The compositions are listed in the Israel Open university site, in the book "Solo Vocal Works on Jewish Themes" and in the National Library of Israel

=== Operas===
- "Dracula", an opera in three acts (1981), for libretto by Erwin Donald Nier
- "Waiting for Godot", an opera based on the play by Samuel Beckett (1986)
- "Luischen" opera-melodrama after a short story by Thomas Mann (1988)
- "Metamorphosys" after Franz Kafka (1996), Premiered at the 1996 Acre Festival
- "Symposium" after Plato (2014), premiered by "Opera Camera", Jaffa 2014

===Music for orchestra===
- Symphony No. 1 (1991), premiere 1993, the Israel Symphony Orchestra Rishon LeZion conducted by Noam Sheriff
- Symphony No. 2 (1993), premiere 1993, Jerusalem Symphony Orchestra conducted by David Shalon.
- "Rhapsody", (1991) Premiere 2002, Israel Philharmonic Orchestra conducted by Yoel Levi. Also performed in Cologne, Germany conducted by Kurt Masur
- Variations on a Theme by Mozart (1991-2008), premiere 2012, the Jerusalem Symphony Orchestraconducted by Uri Segal.
- Concerto No. 1 for Piano and Orchestra (1988), Premiere 1993, Israel Symphony Orchestra Rishon LeZion conducted by Noam Sheriff.
- Concerto No. 2 for Piano, Percussion and Orchestra (2003), premiere by Revital Hachamoff and Israel Chamber Orchestra
- Violin Concerto and Orchestra (1994), premiere by Nitai Tzri and the Kibbutzim Chamber Orchestra
- Concerto for two pianos and a string orchestra following notes by Sergei Prokofiev (2005). Premiere by Silver-Garburg Piano Duo and the "Tel Aviv Soloists".

===Songs===
- "Lost War", five poems (1980) after David Avidan
- "securities", seven poems (1982) after David Avidan
- "Pressure Songs", four poems after David Avidan
- "Election Campaign" (1985) after David Avidan
- "Returning to Tel Aviv" (1985-2001), 26 songs after Mordechai Geldman
- "Mourner's Songs" (2002), four songs after Mordechai Geldman.
- Four songs to lyrics by Dahlia Ravikovitch ("The Window", "Two Islands to New Zealand" and more) (1987–90)
- Four songs to lyrics by Dahlia Ravikovitch ("Low altitude glider", "Singer of the land" and more) (2006-8)

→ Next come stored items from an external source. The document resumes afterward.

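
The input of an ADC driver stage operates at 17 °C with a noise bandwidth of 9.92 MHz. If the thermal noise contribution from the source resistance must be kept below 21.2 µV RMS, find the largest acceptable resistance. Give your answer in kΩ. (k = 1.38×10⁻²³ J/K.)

2.83 kΩ

T = 17 °C + 273.15 = 290.15 K
Johnson–Nyquist: V_n = √(4kTRB) ⇒ R = V_n² / (4kTB)
4kTB = 4 × 1.38×10⁻²³ × 290.15 × 9.92×10⁶ = 1.59×10⁻¹³
R = (2.12×10⁻⁵)² / 1.59×10⁻¹³ = 2.83×10³ Ω = 2.83 kΩ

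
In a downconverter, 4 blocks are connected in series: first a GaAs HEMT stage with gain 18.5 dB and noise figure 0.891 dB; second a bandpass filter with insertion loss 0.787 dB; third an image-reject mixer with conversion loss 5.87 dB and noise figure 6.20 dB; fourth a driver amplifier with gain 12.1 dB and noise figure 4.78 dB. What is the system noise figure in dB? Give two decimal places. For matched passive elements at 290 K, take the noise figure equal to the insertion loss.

Convert to linear (a loss of L dB is a gain of −L dB): F_i = 10^(NF_i/10), G_i = 10^(G_i,dB/10)
  Stage 1: F_1 = 10^(0.891/10) = 1.228, G_1 = 10^(18.5/10) = 70.79
  Stage 2: F_2 = 10^(0.787/10) = 1.199, G_2 = 10^(−0.787/10) = 0.8343
  Stage 3: F_3 = 10^(6.20/10) = 4.169, G_3 = 10^(−5.87/10) = 0.2588
  Stage 4: F_4 = 10^(4.78/10) = 3.006, G_4 = 10^(12.1/10) = 16.22
Friis cascade:
  F = 1.228 + (1.199 − 1)/70.79 + (4.169 − 1)/59.06 + (3.006 − 1)/15.29 = 1.415
NF = 10 log₁₀(1.415) = 1.51 dB

1.51 dB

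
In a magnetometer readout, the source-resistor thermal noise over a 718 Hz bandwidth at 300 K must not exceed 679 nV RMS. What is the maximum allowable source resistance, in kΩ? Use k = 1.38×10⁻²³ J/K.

38.8 kΩ

Johnson–Nyquist: V_n = √(4kTRB) ⇒ R = V_n² / (4kTB)
4kTB = 4 × 1.38×10⁻²³ × 300 × 7.18×10² = 1.19×10⁻¹⁷
R = (6.79×10⁻⁷)² / 1.19×10⁻¹⁷ = 3.88×10⁴ Ω = 38.8 kΩ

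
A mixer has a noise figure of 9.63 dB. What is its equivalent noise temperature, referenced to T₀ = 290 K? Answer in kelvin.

2373 K

F = 10^(9.63/10) = 9.18333
T_e = (F − 1)·T₀ = (9.18333 − 1) × 290 = 2373 K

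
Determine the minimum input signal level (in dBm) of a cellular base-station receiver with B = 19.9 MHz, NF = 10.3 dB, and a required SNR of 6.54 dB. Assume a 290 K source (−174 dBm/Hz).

Sensitivity = −174 + 10 log₁₀(B) + NF + SNR_min
= −174 + 72.99 + 10.3 + 6.54
= −84.17 dBm → −84.2 dBm

−84.2 dBm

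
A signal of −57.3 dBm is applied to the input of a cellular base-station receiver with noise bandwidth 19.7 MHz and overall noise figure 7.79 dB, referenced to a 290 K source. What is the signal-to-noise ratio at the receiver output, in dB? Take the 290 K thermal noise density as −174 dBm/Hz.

Noise floor: N = −174 + 10 log₁₀(B) + NF
10 log₁₀(1.97×10⁷) = 72.94 dB
N = −174 + 72.94 + 7.79 = −93.27 dBm
SNR = P_sig − N = −57.3 − (−93.27) = 35.97 dB → 36.0 dB

36.0 dB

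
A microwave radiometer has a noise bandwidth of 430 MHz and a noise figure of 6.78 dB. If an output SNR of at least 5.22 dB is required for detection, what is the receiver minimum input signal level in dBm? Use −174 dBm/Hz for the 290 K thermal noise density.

Sensitivity = −174 + 10 log₁₀(B) + NF + SNR_min
= −174 + 86.33 + 6.78 + 5.22
= −75.67 dBm → −75.7 dBm

−75.7 dBm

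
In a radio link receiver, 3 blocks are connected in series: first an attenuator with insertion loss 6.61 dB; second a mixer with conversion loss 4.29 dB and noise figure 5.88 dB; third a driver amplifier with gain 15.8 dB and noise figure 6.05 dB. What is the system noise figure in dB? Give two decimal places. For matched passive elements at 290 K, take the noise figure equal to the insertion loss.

17.40 dB

Convert to linear (a loss of L dB is a gain of −L dB): F_i = 10^(NF_i/10), G_i = 10^(G_i,dB/10)
  Stage 1: F_1 = 10^(6.61/10) = 4.581, G_1 = 10^(−6.61/10) = 0.2183
  Stage 2: F_2 = 10^(5.88/10) = 3.873, G_2 = 10^(−4.29/10) = 0.3724
  Stage 3: F_3 = 10^(6.05/10) = 4.027, G_3 = 10^(15.8/10) = 38.02
Friis cascade:
  F = 4.581 + (3.873 − 1)/0.2183 + (4.027 − 1)/0.08128 = 54.98
NF = 10 log₁₀(54.98) = 17.40 dB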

===Piano Solo, duet an ensemble===
- "Luna Park", Piano Suite (1987)
- Impromptu No. 2 (1988), was commissioned as a mandatory piece for the Arthur Rubinstein International Piano Master Competition in 1989.
- "Stage Lights", Four-Handed Piano Suite (1990)
- "Voyage to the End of the Millennium", 24 preludes and fugues in all major and minor scales (1997-8), premiere on December 29, 1999.
- "Introduction, Chromatic Fugue and Circus Polka", for eight pianos, 32 hands. Premiered at the 1984 Jerusalem Festival.

===Chorus===
- "The Story of Rabbi Amnon of Mainz", Cantata for Soloists, Choir and Continuo (1994) Premiere, Chapel Nova, Glasgow, Scotland
- "Perpetual Peace", a cantata for soloists, choir and orchestra after Emmanuel Kant and other sources (2009). Premiere at the Beersheba Music Center, Hakibutz Ha'artzi Choir, 2009.

===Chamber music===
- String Trio (1992)
- Variations on a theme by Mozart (original version 1991)
- Sonata for cello and piano (2001)
- Quintet for Tuba and Strings (2000)

== Published works ==
Weidberg published nine Hebrew books on music.